The river speaks as lyrical and hopeful
as a mother explaining a rule to a child or
the lyrics of a song or the reason “no” is an
answer as “yes” is an answer—
              The flow of it is the river moving
around boulders, around willow and sycamore
roots that reach from the bank like witches’
fingers to grasp what floats just below the
surface of what a mother means to say—
               Like wind in fir trees, a language
made at the same instant by tree and wind—
one that must be made by both or it is silent—
mute the way a child knows silence, what
a mother means before she finishes and both
must be present or there would be no need
for speech—
               This is why stories explain the dead
who live in memory of mother speaking
to children about uncles, aunts and grandparents
who must be saved to instruct the hearts about
not forgetting  until the last child knows to speak
to her children about the characters and language
and song and food, always food, and rules made
for them, especially by the dead ones who must
live in other lives—
               Because river and wind in firs have
the need to be listened to like mothers, and can bear
messages a small child knows are important by
rhythm and sound even before she can speak—
               Why the poet must tell the reader about
her mother’s hands, her grandmother’s language,
her biscuits, her hate of waste because of the Great
Depression and all the wars, about the rules that will
help us learn to live until we die.



More Worser

                   Let the teachers teach English and I will teach baseball.
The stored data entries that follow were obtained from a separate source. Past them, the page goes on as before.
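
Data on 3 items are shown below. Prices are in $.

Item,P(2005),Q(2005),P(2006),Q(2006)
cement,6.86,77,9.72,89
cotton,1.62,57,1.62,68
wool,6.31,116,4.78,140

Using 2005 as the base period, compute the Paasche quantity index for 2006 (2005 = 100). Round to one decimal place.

117.9

Paasche quantity index uses current-period prices as weights.
ΣP(2006)·Q(2006) = 9.72×89 + 1.62×68 + 4.78×140 = 865.08 + 110.16 + 669.2 = 1644.44
ΣP(2006)·Q(2005) = 9.72×77 + 1.62×57 + 4.78×116 = 748.44 + 92.34 + 554.48 = 1395.26
Index = 1644.44 / 1395.26 × 100 = 117.8590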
There is a lot of people in the United States
                             who say isn’t, and they ain’t eating.—Dizzy Dean


In the clinic a fevered old man told a nurse
that he was more worser. It should have burned
my English teacher ears, but I was concerned
for the man’s health. He explained that he
had been at home sick, came to the clinic
the first time because he was worse and
returned today because he is more worser.
He certainly got his point across, one of
language’s major functions. His speech
might keep him out of law school and equate
him with a lower caste, but he is a farmer
on the ridge of Robertson County where
tire is often pronounced tar, and Hi are you
is one word—Hiryah. Once at a college reading
by poet, James Still, a student asked him
if he had known many illiterate people
in the mountains of Kentucky. Still told
the young man that he didn’t use the word
illiterate because it too often meant stupid,
and that some of the wisest people he knew
were unlettered. So today my neighbor is more
worser, and as a retired English teacher at the clinic
for a checkup, I’m more better than I thought.